Thanks for the replies...and yes Cliff - this looks to be a modified Steve Raichlen rub, except mine has the beer and double the garlic/coffee. Tucson BBQ made some great points...thank you sir! How bad can it be right? So I'm gonna try the modified version I posted...and I might even try the Steve Raichlen BBQ sauce as well to go with it (below)...

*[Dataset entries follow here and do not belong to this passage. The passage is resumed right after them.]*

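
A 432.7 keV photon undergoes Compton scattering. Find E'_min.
160.6433 keV (at θ = 180°)

The scattered photon has minimum energy when its wavelength is maximum, i.e., when the Compton shift Δλ = λ_C(1 − cos θ) is maximum. This occurs at θ = 180° (backscattering), giving Δλ_max = 2λ_C = 4.8526 pm.

Initial wavelength: λ₀ = hc/E₀ = 2.8654 pm
Maximum final wavelength: λ'_max = λ₀ + 2λ_C = 2.8654 + 4.8526 = 7.7180 pm
Minimum final energy: E'_min = hc/λ'_max = 160.6433 keV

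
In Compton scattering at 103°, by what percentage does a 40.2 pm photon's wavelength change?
7.3933%

Calculate the Compton shift:
Δλ = λ_C(1 - cos(103°))
Δλ = 2.4263 × (1 - cos(103°))
Δλ = 2.4263 × 1.2250
Δλ = 2.9721 pm

Percentage change:
(Δλ/λ₀) × 100 = (2.9721/40.2) × 100
= 7.3933%

(Intermediate values are shown rounded; full precision is carried through to the final answer.)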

If anyone has any other comments...please chime in...as I will be starting this process Wednesday.

Thanks again!

*CHOCOLATE-CHERRY BARBECUE SAUCE*

3 tablespoons unsalted butter
1/2 medium onion, finely chopped
2 cloves garlic, thinly sliced
2 cups canned pitted Bing cherries, drained
2 tablespoons unsweetened cocoa powder
1 teaspoon pure chili powder (not a blend)
1 1/2 cups Port wine
1/2 cup sherry vinegar
1/2 cup honey or more to taste
4 teaspoons ketchup
2 teaspoons fresh lemon or more to taste
1 teaspoon grated lemon zest
2 canned chipotle chilies or 2 teaspoons chipotle chili powder
1/2 teaspoons caraway seeds
1/2 teaspoon course salt
1/2 teaspoon freshly ground black pepper
 
Melt the butter in a medium saucepan over medium heat.  Add the onion, garlic, and cherries and cook unti the onion is soft but not brown, 3 minutes.

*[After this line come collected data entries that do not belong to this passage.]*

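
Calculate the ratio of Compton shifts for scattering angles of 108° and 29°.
108° produces the larger shift by a factor of 10.440

Calculate both shifts using Δλ = λ_C(1 - cos θ):

For θ₁ = 29°:
Δλ₁ = 2.4263 × (1 - cos(29°))
Δλ₁ = 2.4263 × 0.1254
Δλ₁ = 0.3042 pm

For θ₂ = 108°:
Δλ₂ = 2.4263 × (1 - cos(108°))
Δλ₂ = 2.4263 × 1.3090
Δλ₂ = 3.1761 pm

The 108° angle produces the larger shift.
Ratio: 3.1761/0.3042 = 10.440

(Intermediate values are shown rounded; full precision is carried through to the final answer.)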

Add the remaining ingredients and bring to a boil over medium-high heat.  Reduce the heat to medium and simmer the sauce, uncovered, until reduced to about 2 cups, 15 to 25 minutes, stirring occasionally.  Correct the seasoning, adding salt, lemon juice, or honey; the sauce should be a little sweet, a little sour, and very flavorful.  Use right away or transfer to a large jar, cover, cool to room temperature, and refrigerate.  The sauce will keep for several weeks.  *Makes 2 cups.*


----------